To those of us who spent time reading right-wing media, however, it wasn’t a surprise. Under Ronald Reagan, conservative theory held that handouts for the rich were good for everyone. Wealthy people would use their tax cuts to buy expensive stuff. Middle-class people would get jobs making expensive stuff. Poor people would get jobs selling middle-class people cheap versions of the expensive stuff they made.
But in the age of Obama, something had seeped from the comments section of Fox Nation into the mainstream GOP. According to the new theory, the entire lower half of the income scale was full of leeches. These deadbeats were getting more than they deserved. Once a matter of economics, cutting rich people’s taxes had become a matter of morals instead.

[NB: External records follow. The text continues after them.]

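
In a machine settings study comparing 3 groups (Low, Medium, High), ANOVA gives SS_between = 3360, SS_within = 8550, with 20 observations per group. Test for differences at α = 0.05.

df_between = 2, df_within = 57. F = MS_between/MS_within = 1680.0/150.0 = 11.2. F_crit ≈ 3.159. Reject H₀. At least one mean differs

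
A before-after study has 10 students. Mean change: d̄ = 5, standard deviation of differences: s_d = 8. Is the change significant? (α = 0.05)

t = d̄/(s_d/√n) = 5/(8/√10) = 1.976. df = 9, critical t = ±2.262. Fail to reject H₀.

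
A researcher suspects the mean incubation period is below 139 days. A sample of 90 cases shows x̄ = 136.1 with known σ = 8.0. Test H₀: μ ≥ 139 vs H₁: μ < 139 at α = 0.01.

z = -3.439. Critical value: -2.33. Reject H₀.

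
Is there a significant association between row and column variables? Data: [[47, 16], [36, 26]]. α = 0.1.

χ² = 3.831. df = 1, critical = 2.706. Reject H₀. Variables are dependent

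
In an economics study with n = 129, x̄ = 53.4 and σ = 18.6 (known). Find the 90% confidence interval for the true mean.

CI = x̄ ± z*(σ/√n) = 53.4 ± 1.645(18.6/√129) = 53.4 ± 2.69 = (50.71, 56.09)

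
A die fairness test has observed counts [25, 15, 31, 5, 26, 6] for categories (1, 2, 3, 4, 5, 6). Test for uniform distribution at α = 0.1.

Expected = 18 each. χ² = Σ(O-E)²/E = 33.556. df = 5, critical value = 9.236. Reject H₀.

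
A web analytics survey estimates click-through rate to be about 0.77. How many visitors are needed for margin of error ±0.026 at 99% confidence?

n = z²p(1-p)/E² = 2.576²×0.77×0.23/0.026² = 1738.5 → n = 1739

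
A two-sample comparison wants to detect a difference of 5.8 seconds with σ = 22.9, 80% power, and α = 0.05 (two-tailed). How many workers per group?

n per group = 2(z_α/2 + z_β)²σ²/d² = 2×(1.96 + 0.84)²×22.9²/5.8² = 244.4 → n = 245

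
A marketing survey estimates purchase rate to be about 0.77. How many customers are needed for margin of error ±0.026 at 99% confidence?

n = z²p(1-p)/E² = 2.576²×0.77×0.23/0.026² = 1738.5 → n = 1739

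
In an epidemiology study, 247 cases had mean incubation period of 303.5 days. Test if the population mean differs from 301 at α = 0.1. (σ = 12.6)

z = (x̄ - μ₀)/(σ/√n) = (303.5 - 301)/(12.6/√247) = 3.118. Critical value: ±1.645. Since |3.118| > 1.645, Reject H₀.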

I don’t know if Romney truly believed what he was caught saying. But it hardly mattered. When you lead a political party, you can’t help but reflect its members’ views. And Americans were horrified to see those views on camera. A week after the video, the Gallup tracking poll had us up by six points, one of our largest margins of the campaign. Our odds on FiveThirtyEight, Nate Silver’s website, rocketed above 80 percent. Rumors spread that our opponent’s biggest donors were about to abandon him. Romney was toast.
And Democrats were celebrating. In the weeks after the 47 percent video, even the DNC cubicles seemed cheery. For the first time since July, I abandoned my French bakery and joined Devlin at work. Sure, a few strange reports were coming out of debate prep in Las Vegas. Why, for example, did POTUS feel the need to abandon his practice sessions and tour the Hoover Dam? But these were random oddities. No use letting them darken our mood. Besides, as debate night drew closer, I was told that one of my zingers was a consensus favorite among the senior staff.
“Why is Governor Romney keeping all his plans secret? Is it because they’re just too good?”
Out of context, this line may not seem like much. But on debate-prep island, it was a rare specimen: snappy, on message, with just enough snark. I couldn’t wait to see POTUS unleash it. It would demolish Romney on the spot.